Token Selection and Policy Update

The top \(r\%\) tokens from each attribution strategy are selected, and their union \(\mathcal{S} = \mathcal{S}_{\text{vis}} \cup \mathcal{S}_{\text{temp}} \cup \mathcal{S}_{\text{ent}}\) is used to construct a binary mask \(m_{i,t}\).

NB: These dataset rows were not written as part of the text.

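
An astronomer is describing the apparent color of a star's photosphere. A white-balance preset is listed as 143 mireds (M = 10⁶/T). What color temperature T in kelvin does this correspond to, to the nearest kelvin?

T = 10⁶ / 143 = 6993.01 K → 6993 K.

6993 K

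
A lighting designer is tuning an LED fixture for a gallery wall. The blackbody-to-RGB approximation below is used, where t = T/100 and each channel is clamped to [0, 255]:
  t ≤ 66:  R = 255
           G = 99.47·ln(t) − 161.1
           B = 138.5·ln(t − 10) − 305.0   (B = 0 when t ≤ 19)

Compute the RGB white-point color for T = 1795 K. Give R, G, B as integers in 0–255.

R=255, G=126, B=0

t = 1795/100 = 17.95; the t ≤ 66 branch applies.
R = 255 by definition for t ≤ 66.
G = 99.47·ln 17.95 − 161.1 = 99.47·2.8876 − 161.1 = 126.129.
t = 17.95 ≤ 19, so B = 0.
Rounded: (255, 126, 0).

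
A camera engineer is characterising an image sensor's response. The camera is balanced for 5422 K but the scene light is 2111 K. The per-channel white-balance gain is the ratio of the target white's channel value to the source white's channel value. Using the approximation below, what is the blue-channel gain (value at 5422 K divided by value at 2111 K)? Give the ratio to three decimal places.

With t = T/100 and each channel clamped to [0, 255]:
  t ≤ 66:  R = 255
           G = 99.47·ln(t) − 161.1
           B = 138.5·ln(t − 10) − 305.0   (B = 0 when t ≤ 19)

At 2111 K (t = 21.11):
  B = 138.5·ln(21.11 − 10) − 305.0 = 138.5·ln 11.11 − 305.0 = 138.5·2.4078 − 305.0 = 28.487.
At 5422 K (t = 54.22):
  B = 138.5·ln(54.22 − 10) − 305.0 = 138.5·ln 44.22 − 305.0 = 138.5·3.7892 − 305.0 = 219.801.
Gain = 219.801 / 28.487 = 7.7159 → 7.716.

7.716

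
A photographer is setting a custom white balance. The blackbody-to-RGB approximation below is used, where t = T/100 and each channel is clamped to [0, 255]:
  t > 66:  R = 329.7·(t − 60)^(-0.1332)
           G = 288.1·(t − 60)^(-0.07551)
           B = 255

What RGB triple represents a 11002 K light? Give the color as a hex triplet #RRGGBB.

#C4D6FF

t = 11002/100 = 110.02; the t > 66 branch applies.
R = 329.7·(110.02 − 60)^(-0.1332) = 329.7·50.02^(-0.1332) = 329.7·0.59385 = 195.791.
G = 288.1·(110.02 − 60)^(-0.07551) = 288.1·50.02^(-0.07551) = 288.1·0.74421 = 214.408.
B = 255 by definition for t > 66.
Rounded: (196, 214, 255).
In hex: #C4D6FF.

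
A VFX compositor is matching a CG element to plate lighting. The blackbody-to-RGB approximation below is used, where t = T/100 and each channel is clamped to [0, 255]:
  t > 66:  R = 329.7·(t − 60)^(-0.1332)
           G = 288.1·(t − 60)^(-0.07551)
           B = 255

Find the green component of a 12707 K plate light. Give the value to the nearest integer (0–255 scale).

210

t = 12707/100 = 127.07; the t > 66 branch applies.
G = 288.1·(127.07 − 60)^(-0.07551) = 288.1·67.07^(-0.07551) = 288.1·0.72791 = 209.711.
Rounded: 210.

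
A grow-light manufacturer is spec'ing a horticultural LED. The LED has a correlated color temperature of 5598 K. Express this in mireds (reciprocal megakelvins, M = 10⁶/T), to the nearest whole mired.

M = 10⁶ / 5598 = 178.635 → 179 mireds.

179 mireds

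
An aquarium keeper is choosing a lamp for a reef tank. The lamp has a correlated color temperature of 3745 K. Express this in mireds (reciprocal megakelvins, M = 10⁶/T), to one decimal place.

M = 10⁶ / 3745 = 267.023 → 267.0 mireds.

267.0 mireds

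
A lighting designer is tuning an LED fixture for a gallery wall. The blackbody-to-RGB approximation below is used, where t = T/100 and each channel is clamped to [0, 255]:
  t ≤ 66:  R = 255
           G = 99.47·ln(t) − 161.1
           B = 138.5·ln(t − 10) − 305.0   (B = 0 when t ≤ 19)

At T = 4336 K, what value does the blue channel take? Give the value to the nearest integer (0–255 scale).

181

t = 4336/100 = 43.36; the t ≤ 66 branch applies.
B = 138.5·ln(43.36 − 10) − 305.0 = 138.5·ln 33.36 − 305.0 = 138.5·3.5074 − 305.0 = 180.769.
Rounded: 181.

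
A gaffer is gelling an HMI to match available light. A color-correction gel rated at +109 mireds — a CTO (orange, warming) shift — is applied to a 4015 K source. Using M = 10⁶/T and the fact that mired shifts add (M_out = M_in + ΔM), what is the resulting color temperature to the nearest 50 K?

M_in = 10⁶/4015 = 249.07 mireds.
M_out = 249.07 + (+109) = 358.07 mireds.
T_out = 10⁶/358.07 = 2792.8 K → 2800 K.

2800 K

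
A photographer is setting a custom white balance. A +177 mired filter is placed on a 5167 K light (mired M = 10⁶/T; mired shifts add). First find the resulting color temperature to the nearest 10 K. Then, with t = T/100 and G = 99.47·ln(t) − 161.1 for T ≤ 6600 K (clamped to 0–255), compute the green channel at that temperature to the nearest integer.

167

M_in = 10⁶/5167 = 193.54; M_out = 193.54 + (+177) = 370.54.
T_out = 10⁶/370.54 = 2698.8 K → 2700 K; t = 27.
G = 99.47·ln 27 − 161.1 = 99.47·3.2958 − 161.1 = 166.737.
Rounded: 167.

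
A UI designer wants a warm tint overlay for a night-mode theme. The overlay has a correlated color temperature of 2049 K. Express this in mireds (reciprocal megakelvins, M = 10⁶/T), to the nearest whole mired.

M = 10⁶ / 2049 = 488.043 → 488 mireds.

488 mireds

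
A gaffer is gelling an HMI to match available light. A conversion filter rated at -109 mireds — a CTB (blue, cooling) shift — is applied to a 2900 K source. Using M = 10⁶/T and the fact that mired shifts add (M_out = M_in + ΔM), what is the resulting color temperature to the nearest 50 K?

M_in = 10⁶/2900 = 344.83 mireds.
M_out = 344.83 + (-109) = 235.83 mireds.
T_out = 10⁶/235.83 = 4240.4 K → 4250 K.

4250 K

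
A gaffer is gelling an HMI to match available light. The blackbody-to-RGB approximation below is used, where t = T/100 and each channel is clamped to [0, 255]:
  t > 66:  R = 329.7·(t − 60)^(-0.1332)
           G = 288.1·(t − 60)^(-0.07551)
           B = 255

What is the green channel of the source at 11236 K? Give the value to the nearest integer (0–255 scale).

t = 11236/100 = 112.36; the t > 66 branch applies.
G = 288.1·(112.36 − 60)^(-0.07551) = 288.1·52.36^(-0.07551) = 288.1·0.74165 = 213.669.
Rounded: 214.

214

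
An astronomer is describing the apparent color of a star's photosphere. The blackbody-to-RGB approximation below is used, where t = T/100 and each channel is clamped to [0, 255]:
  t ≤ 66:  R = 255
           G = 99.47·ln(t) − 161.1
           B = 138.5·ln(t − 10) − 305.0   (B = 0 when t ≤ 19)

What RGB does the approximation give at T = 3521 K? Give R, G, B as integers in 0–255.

R=255, G=193, B=142

t = 3521/100 = 35.21; the t ≤ 66 branch applies.
R = 255 by definition for t ≤ 66.
G = 99.47·ln 35.21 − 161.1 = 99.47·3.5613 − 161.1 = 193.146.
B = 138.5·ln(35.21 − 10) − 305.0 = 138.5·ln 25.21 − 305.0 = 138.5·3.2272 − 305.0 = 141.973.
Rounded: (255, 193, 142).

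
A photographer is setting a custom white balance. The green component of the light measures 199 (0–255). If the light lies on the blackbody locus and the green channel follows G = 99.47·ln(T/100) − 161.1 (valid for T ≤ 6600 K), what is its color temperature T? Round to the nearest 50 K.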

The modified GRPO objective is:

\[\mathcal{J}_{\text{Video-KTR}}(\theta) = \mathbb{E}\left[\frac{1}{G}\sum_{i=1}^G \frac{1}{|o_i|}\sum_{t=1}^{|o_i|} m_{i,t} \cdot \min(r_{i,t}\hat{A}_{i,t}, \text{clip}(r_{i,t})\hat{A}_{i,t})\right]\]

Only key tokens where \(m_{i,t}=1\) contribute to the loss computation.

Key Experimental Results

Main Results: Cross-Benchmark Performance Comparison

Model Scale Video-Holmes VideoMMMU MMVU(mc) TempCompass VideoMME
GPT-4o 42.0 61.2 75.4 73.8 71.9
GPT-5 46.7 84.6 82.6 83.3 86.7
Video-R1 7B 36.5 52.3 63.8 73.2 59.3
TW-GRPO 7B 32.9 51.3 65.8 73.3 55.1
Video-KTR 7B 42.7 53.1 66.6 73.5 62.5

Ablation Study: Attribution Signal Combinations

Strategy E V T Video-Holmes VideoMMMU MMVU Avg.
Vanilla GRPO 38.8 49.8 64.8 51.1
T only 42.1 50.1 65.5 52.6
V only 40.5 51.9 65.1 52.5
V+E+T 41.6 52.6 65.9 53.4

Key Findings

  1. Complementarity of three signals: Each individual signal outperforms vanilla GRPO, while the full combination yields the best performance.
  2. Hard selection outperforms soft weighting: A top-20% binary mask consistently outperforms Softmax/Sigmoid/linear/exponential weighting schemes.
  3. Differentiated linguistic distributions: Visual tokens are predominantly nouns (24.8%), temporal tokens are predominantly verbs (21.2%), and entropy tokens exhibit a higher proportion of adverbs (8.8%).
  4. Optimal update ratio is 20%: Higher ratios introduce noise, while lower ratios provide insufficient signal.

Highlights & Insights

  1. Elegant application of counterfactual analysis: Visual masking and frame shuffling naturally disentangle visual and temporal dependencies through two complementary perturbations.
  2. Plug-and-play design: Video-KTR can be seamlessly integrated into any GRPO-based RL training pipeline.
  3. 7B model surpassing GPT-4o: 42.7% vs. 42.0% on Video-Holmes, demonstrating that fine-grained token-level optimization can compensate for the gap in model scale.
  4. Analysis of unselected tokens: Filtered low-information tokens are predominantly function words (auxiliary verbs, pronouns, prepositions, etc.), validating that the attribution mechanism effectively removes redundant content.

Limitations & Future Work

  1. Counterfactual analysis requires additional forward passes (masked visual input + shuffled frame order), increasing training overhead.
  2. Validation is limited to 7B-scale models; whether equivalent gains persist at larger scales remains unexplored.
  3. The token selection ratio \(r\) is a fixed hyperparameter that cannot adaptively adjust based on sample difficulty.
  4. Frame counts are limited to 16–64 frames; the method's capability on ultra-long videos has not been validated.

Rating ⭐⭐⭐⭐⭐

The paper presents an elegant method design, rigorous experimental analysis, and substantial performance gains. The transition from coarse-grained sequence-level rewards to fine-grained modality-aware token-level updates represents a significant advancement in RL training for video reasoning.